Louder

They say that the worst adult/child combination is that of teenage girl and middle-aged woman. There’s just something about one female learning to deal with PMS while another deals with menopause that has been compared to two hurricanes meeting each other across some poor, unfortunate isthmus. There will be plenty of salt water, lots of screaming, and the few wretched, traumatized survivors huddling together in the wreckage. And I guess I can see how that would be fairly awful. For the other people, I mean.

But as far as I’m concerned the very worst adult/child combination is that of preteen boy and elderly man—or at least it is as far as my ears are concerned. I don’t know which is worse: someone who shouts out the punchlines to their own jokes because they are hard of hearing or someone who shouts out the punchlines because they actually think they sound funnier that way, but the end result is the same—there’s a lot of (not very funny) shouting going on.

Look, I never claimed to be an expert on humor, but I do know this: if you have to tell someone your joke is funny, then it probably isn’t. And if you have to shout at someone that your joke is funny, then it definitely isn’t. This means that if your joke didn’t get the reaction you were hoping for the first time you told it, telling it again at a higher volume is not going to make it any funnier. Yes, there are comedians who use shouting in their stand-up routines, but trust me: you’re not one of them. You’re not one of them at all.

Although, then again, what do I know? Twelve-year-old boys are definitely not my target audience, so maybe I am completely wrong about the “louder not being funnier” thing. Maybe, on the twelve-year-old stand-up comedy circuit, louder is way funnier. Judging from the volume they crank each other up to when they are left to their own devices, this certainly seems to be the case. But here’s the thing: I don’t want to attend a show on the twelve-year-old stand-up comedy circuit.

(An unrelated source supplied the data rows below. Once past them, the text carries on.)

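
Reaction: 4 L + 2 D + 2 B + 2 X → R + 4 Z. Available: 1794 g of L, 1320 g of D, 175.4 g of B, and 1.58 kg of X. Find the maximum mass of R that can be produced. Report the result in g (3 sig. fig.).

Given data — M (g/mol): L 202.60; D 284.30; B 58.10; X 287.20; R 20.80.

31.4 g

n(L) = 1794 / 202.60 = 8.855 mol
n(D) = 1320 / 284.30 = 4.643 mol
n(B) = 175.4 / 58.10 = 3.019 mol
n(X) = 1.580×1000 / 287.20 = 5.501 mol
n/ν for L = 8.855/4 = 2.214
n/ν for D = 4.643/2 = 2.322
n/ν for B = 3.019/2 = 1.510
n/ν for X = 5.501/2 = 2.751
Smallest n/ν is B → limiting reagent.
n(R) = (1/2) × 3.019 = 1.510 mol
mass = 1.510 × 20.80 = 31.41 g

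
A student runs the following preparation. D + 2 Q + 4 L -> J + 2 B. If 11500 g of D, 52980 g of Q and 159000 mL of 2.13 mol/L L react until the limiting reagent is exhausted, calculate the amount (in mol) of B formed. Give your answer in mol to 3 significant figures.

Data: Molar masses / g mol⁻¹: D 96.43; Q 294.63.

n(D) = 11500 / 96.43 = 119.3 mol
n(Q) = 52980 / 294.63 = 179.8 mol
n(L) = 2.13 × 159000/1000 = 338.7 mol
n/ν for D = 119.3/1 = 119.3
n/ν for Q = 179.8/2 = 89.90
n/ν for L = 338.7/4 = 84.68
Smallest n/ν is L → limiting reagent.
n(B) = (2/4) × 338.7 = 169.4 mol

169 mol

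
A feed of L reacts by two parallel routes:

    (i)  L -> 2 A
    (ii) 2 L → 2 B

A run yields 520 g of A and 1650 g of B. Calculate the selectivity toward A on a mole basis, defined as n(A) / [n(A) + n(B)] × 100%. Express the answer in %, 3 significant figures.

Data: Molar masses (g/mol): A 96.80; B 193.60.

n(A) = 520 / 96.80 = 5.372 mol
n(B) = 1650 / 193.60 = 8.523 mol
selectivity = 5.372/(5.372+8.523) × 100 = 38.66 %

38.7 %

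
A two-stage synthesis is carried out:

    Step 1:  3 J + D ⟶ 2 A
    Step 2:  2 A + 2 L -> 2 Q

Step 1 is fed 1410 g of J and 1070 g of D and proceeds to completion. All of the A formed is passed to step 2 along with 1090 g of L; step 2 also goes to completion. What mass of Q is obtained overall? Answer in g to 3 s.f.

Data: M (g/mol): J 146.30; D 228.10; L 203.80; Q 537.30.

2870 g

Step 1:
n(J) = 1410 / 146.30 = 9.638 mol
n(D) = 1070 / 228.10 = 4.691 mol
n/ν for J = 9.638/3 = 3.213
n/ν for D = 4.691/1 = 4.691
Smallest n/ν is J → limiting reagent.
n(A) produced = (2/3) × 9.638 = 6.425 mol
Step 2:
n(A) available = 6.425 mol
n(L) = 1090 / 203.80 = 5.348 mol
n/ν for A = 6.425/2 = 3.213
n/ν for L = 5.348/2 = 2.674
Smallest n/ν is L → limiting reagent.
n(Q) = (2/2) × 5.348 = 5.348 mol
mass = 5.348 × 537.30 = 2873 g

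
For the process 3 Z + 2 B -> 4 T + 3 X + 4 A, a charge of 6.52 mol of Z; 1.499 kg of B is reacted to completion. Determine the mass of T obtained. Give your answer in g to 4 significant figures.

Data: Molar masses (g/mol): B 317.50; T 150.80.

1311 g

n(Z) = 6.520 mol
n(B) = 1.499×1000 / 317.50 = 4.721 mol
n/ν for Z = 6.520/3 = 2.173
n/ν for B = 4.721/2 = 2.361
Smallest n/ν is Z → limiting reagent.
n(T) = (4/3) × 6.520 = 8.693 mol
mass = 8.693 × 150.80 = 1311 g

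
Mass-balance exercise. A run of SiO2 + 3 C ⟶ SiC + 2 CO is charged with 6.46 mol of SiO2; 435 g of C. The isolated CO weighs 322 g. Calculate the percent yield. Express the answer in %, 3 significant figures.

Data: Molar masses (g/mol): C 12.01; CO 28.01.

n(SiO2) = 6.460 mol
n(C) = 435.0 / 12.01 = 36.22 mol
n/ν → SiO2: 6.460, C: 12.07; SiO2 is limiting.
theoretical n(CO) = (2/1) × 6.460 = 12.92 mol → 361.9 g
% yield = 322 / 361.9 × 100 = 88.97 %

89.0 %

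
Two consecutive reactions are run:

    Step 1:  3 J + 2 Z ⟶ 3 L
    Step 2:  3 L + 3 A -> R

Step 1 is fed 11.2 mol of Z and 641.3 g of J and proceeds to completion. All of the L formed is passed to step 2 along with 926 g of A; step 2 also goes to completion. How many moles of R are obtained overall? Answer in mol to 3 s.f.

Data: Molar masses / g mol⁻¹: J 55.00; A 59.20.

Step 1:
n(Z) = 11.20 mol
n(J) = 641.3 / 55.00 = 11.66 mol
n/ν for Z = 11.20/2 = 5.600
n/ν for J = 11.66/3 = 3.887
Smallest n/ν is J → limiting reagent.
n(L) produced = (3/3) × 11.66 = 11.66 mol
Step 2:
n(L) available = 11.66 mol
n(A) = 926.0 / 59.20 = 15.64 mol
n/ν for L = 11.66/3 = 3.887
n/ν for A = 15.64/3 = 5.213
Smallest n/ν is L → limiting reagent.
n(R) = (1/3) × 11.66 = 3.887 mol

3.89 mol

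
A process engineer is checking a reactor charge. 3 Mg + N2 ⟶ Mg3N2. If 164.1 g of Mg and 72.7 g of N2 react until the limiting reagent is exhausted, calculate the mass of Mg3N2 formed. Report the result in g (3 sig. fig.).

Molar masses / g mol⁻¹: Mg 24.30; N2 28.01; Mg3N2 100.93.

227 g

n(Mg) = 164.1 / 24.30 = 6.753 mol
n(N2) = 72.70 / 28.01 = 2.596 mol
n/ν → Mg: 2.251, N2: 2.596; Mg is limiting.
n(Mg3N2) = (1/3) × 6.753 = 2.251 mol
mass = 2.251 × 100.93 = 227.2 g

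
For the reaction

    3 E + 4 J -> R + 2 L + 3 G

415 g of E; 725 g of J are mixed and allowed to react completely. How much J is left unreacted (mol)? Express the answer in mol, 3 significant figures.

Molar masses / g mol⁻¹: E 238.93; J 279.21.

0.281 mol

n(E) = 415.0 / 238.93 = 1.737 mol
n(J) = 725.0 / 279.21 = 2.597 mol
n/ν for E = 1.737/3 = 0.5790
n/ν for J = 2.597/4 = 0.6493
Smallest n/ν is E → limiting reagent.
J consumed = (4/3) × 1.737 = 2.316 mol
J remaining = 2.597 − 2.316 = 0.2810 mol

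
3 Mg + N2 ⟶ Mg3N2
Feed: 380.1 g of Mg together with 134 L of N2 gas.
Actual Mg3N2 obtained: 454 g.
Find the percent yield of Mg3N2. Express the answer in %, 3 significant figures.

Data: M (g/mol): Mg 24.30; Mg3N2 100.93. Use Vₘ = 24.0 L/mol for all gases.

86.3 %

n(Mg) = 380.1 / 24.30 = 15.64 mol
n(N2) = 134.0 / 24.0 = 5.583 mol
n/ν for Mg = 15.64/3 = 5.213
n/ν for N2 = 5.583/1 = 5.583
Smallest n/ν is Mg → limiting reagent.
theoretical n(Mg3N2) = (1/3) × 15.64 = 5.213 mol → 526.1 g
% yield = 454 / 526.1 × 100 = 86.30 %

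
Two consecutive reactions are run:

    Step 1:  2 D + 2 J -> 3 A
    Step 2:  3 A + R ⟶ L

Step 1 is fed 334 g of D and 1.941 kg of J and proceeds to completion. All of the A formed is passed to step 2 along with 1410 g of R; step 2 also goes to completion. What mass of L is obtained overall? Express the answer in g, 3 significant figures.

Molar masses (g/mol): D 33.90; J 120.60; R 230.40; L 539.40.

Step 1:
n(D) = 334.0 / 33.90 = 9.853 mol
n(J) = 1.941×1000 / 120.60 = 16.09 mol
n/ν for D = 9.853/2 = 4.927
n/ν for J = 16.09/2 = 8.045
Smallest n/ν is D → limiting reagent.
n(A) produced = (3/2) × 9.853 = 14.78 mol
Step 2:
n(A) available = 14.78 mol
n(R) = 1410 / 230.40 = 6.120 mol
n/ν for A = 14.78/3 = 4.927
n/ν for R = 6.120/1 = 6.120
Smallest n/ν is A → limiting reagent.
n(L) = (1/3) × 14.78 = 4.927 mol
mass = 4.927 × 539.40 = 2658 g

2660 g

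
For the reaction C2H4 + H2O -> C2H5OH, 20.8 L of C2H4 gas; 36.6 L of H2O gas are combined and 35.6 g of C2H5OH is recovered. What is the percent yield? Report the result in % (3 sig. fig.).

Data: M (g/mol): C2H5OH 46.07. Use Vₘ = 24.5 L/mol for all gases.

91.0 %

n(C2H4) = 20.80 / 24.5 = 0.8490 mol
n(H2O) = 36.60 / 24.5 = 1.494 mol
n/ν for C2H4 = 0.8490/1 = 0.8490
n/ν for H2O = 1.494/1 = 1.494
Smallest n/ν is C2H4 → limiting reagent.
theoretical n(C2H5OH) = (1/1) × 0.8490 = 0.8490 mol → 39.11 g
% yield = 35.6 / 39.11 × 100 = 91.03 %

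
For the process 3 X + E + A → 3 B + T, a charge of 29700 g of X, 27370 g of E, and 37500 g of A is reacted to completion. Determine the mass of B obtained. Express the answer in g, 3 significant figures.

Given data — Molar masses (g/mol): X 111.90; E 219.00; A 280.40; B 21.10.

n(X) = 29700 / 111.90 = 265.4 mol
n(E) = 27370 / 219.00 = 125.0 mol
n(A) = 37500 / 280.40 = 133.7 mol
n/ν → X: 88.47, E: 125.0, A: 133.7; X is limiting.
n(B) = (3/3) × 265.4 = 265.4 mol
mass = 265.4 × 21.10 = 5600 g

5600 g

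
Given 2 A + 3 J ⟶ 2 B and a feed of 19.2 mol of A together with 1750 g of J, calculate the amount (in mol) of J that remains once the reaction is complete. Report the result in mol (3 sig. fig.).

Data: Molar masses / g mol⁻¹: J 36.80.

n(A) = 19.20 mol
n(J) = 1750 / 36.80 = 47.55 mol
n/ν → A: 9.600, J: 15.85; A is limiting.
J consumed = (3/2) × 19.20 = 28.80 mol
J remaining = 47.55 − 28.80 = 18.75 mol

18.8 mol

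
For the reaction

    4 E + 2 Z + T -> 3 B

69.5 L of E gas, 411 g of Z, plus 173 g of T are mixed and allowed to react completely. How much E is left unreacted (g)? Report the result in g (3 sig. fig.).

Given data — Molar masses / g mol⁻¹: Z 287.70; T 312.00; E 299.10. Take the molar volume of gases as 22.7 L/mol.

n(E) = 69.50 / 22.7 = 3.062 mol
n(Z) = 411.0 / 287.70 = 1.429 mol
n(T) = 173.0 / 312.00 = 0.5545 mol
n/ν for E = 3.062/4 = 0.7655
n/ν for Z = 1.429/2 = 0.7145
n/ν for T = 0.5545/1 = 0.5545
Smallest n/ν is T → limiting reagent.
E consumed = (4/1) × 0.5545 = 2.218 mol
E remaining = 3.062 − 2.218 = 0.8440 mol
mass = 0.8440 × 299.10 = 252.4 g

252 g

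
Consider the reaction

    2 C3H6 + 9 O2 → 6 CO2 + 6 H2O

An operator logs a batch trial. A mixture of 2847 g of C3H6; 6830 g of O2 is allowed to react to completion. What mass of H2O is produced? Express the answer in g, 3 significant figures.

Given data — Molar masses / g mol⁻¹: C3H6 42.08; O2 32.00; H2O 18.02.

2560 g

n(C3H6) = 2847 / 42.08 = 67.66 mol
n(O2) = 6830 / 32.00 = 213.4 mol
n/ν for C3H6 = 67.66/2 = 33.83
n/ν for O2 = 213.4/9 = 23.71
Smallest n/ν is O2 → limiting reagent.
n(H2O) = (6/9) × 213.4 = 142.3 mol
mass = 142.3 × 18.02 = 2564 g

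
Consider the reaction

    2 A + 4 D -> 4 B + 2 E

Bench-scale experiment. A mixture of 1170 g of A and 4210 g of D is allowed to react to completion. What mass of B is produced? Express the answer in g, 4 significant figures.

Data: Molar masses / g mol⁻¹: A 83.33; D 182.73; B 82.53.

1901 g

n(A) = 1170 / 83.33 = 14.04 mol
n(D) = 4210 / 182.73 = 23.04 mol
n/ν for A = 14.04/2 = 7.020
n/ν for D = 23.04/4 = 5.760
Smallest n/ν is D → limiting reagent.
n(B) = (4/4) × 23.04 = 23.04 mol
mass = 23.04 × 82.53 = 1901 g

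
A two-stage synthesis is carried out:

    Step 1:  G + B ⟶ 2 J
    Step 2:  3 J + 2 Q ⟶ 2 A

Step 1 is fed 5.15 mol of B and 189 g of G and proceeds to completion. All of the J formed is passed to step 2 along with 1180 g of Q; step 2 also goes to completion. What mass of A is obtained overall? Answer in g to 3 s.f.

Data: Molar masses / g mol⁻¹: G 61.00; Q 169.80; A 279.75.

Step 1:
n(B) = 5.150 mol
n(G) = 189.0 / 61.00 = 3.098 mol
n/ν for B = 5.150/1 = 5.150
n/ν for G = 3.098/1 = 3.098
Smallest n/ν is G → limiting reagent.
n(J) produced = (2/1) × 3.098 = 6.196 mol
Step 2:
n(J) available = 6.196 mol
n(Q) = 1180 / 169.80 = 6.949 mol
n/ν for J = 6.196/3 = 2.065
n/ν for Q = 6.949/2 = 3.475
Smallest n/ν is J → limiting reagent.
n(A) = (2/3) × 6.196 = 4.131 mol
mass = 4.131 × 279.75 = 1156 g

1160 g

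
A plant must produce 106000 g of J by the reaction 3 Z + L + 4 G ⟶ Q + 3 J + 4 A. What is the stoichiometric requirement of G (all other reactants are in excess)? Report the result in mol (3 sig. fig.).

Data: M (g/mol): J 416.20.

n(J) = 106000 / 416.20 = 254.7 mol
n(G) = (4/3) × 254.7 = 339.6 mol

340 mol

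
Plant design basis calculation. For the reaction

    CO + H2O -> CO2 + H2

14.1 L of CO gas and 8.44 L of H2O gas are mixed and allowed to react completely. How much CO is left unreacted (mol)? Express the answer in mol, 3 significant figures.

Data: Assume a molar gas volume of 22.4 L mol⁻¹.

0.253 mol

n(CO) = 14.10 / 22.4 = 0.6295 mol
n(H2O) = 8.440 / 22.4 = 0.3768 mol
n/ν for CO = 0.6295/1 = 0.6295
n/ν for H2O = 0.3768/1 = 0.3768
Smallest n/ν is H2O → limiting reagent.
CO consumed = (1/1) × 0.3768 = 0.3768 mol
CO remaining = 0.6295 − 0.3768 = 0.2527 mol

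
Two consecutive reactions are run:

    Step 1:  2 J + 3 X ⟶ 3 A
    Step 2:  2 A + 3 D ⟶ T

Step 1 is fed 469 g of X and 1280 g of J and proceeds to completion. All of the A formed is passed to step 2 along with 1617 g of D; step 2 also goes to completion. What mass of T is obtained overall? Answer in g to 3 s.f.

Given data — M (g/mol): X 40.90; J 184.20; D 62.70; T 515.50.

Step 1:
n(X) = 469.0 / 40.90 = 11.47 mol
n(J) = 1280 / 184.20 = 6.949 mol
n/ν for X = 11.47/3 = 3.823
n/ν for J = 6.949/2 = 3.475
Smallest n/ν is J → limiting reagent.
n(A) produced = (3/2) × 6.949 = 10.42 mol
Step 2:
n(A) available = 10.42 mol
n(D) = 1617 / 62.70 = 25.79 mol
n/ν for A = 10.42/2 = 5.210
n/ν for D = 25.79/3 = 8.597
Smallest n/ν is A → limiting reagent.
n(T) = (1/2) × 10.42 = 5.210 mol
mass = 5.210 × 515.50 = 2686 g

2690 g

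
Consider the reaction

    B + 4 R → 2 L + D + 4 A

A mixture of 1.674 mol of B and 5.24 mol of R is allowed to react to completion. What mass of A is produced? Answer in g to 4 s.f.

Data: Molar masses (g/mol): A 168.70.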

That’s a show I would not only not pay to see, but would actually pay not to see.

Unfortunately, however, I don’t seem to have a choice, since the fact is that twelve-year-old boys tend to hang out with other twelve-year-old boys, and therefore my twelve-year-old attracts other twelve-year-olds to his side like—well, I would say “like moths to a flame,” but considering the subject matter I’m going to go with “like flies to a dunghill.” In other words, there are a lot of twelve-year-old boys hanging around my house. Which means that the volume of shouted “jokes” coming out of the living room can reach levels unprecedented among a group of non-beer-drinking, game-watching males.

In fact, the only time I have ever seen anything even approaching that volume is when I see elderly men trying to to get you to laugh at the punchline of one of their jokes involving either Obama or Hillary—oftentimes both. That’s one of the only ways you can tell an old man’s joke from a young man’s joke, by the way: the political content. That, and the fact that the twelve-year-old’s doesn’t end in a hacking smoker’s cough. Hopefully. Because you certainly can’t tell them apart based on the volume at which they are told. The only thing that could possibly be louder is a jet engine wielding a leaf blower.

Or maybe the sound of those two hurricanes meeting up in the kitchen to argue over who sent who the most condescending text. Yeah, I’ll admit, that was kind of a loud one.

Suddenly I’m beginning to understand why my husband likes to spend so much time in the bathroom.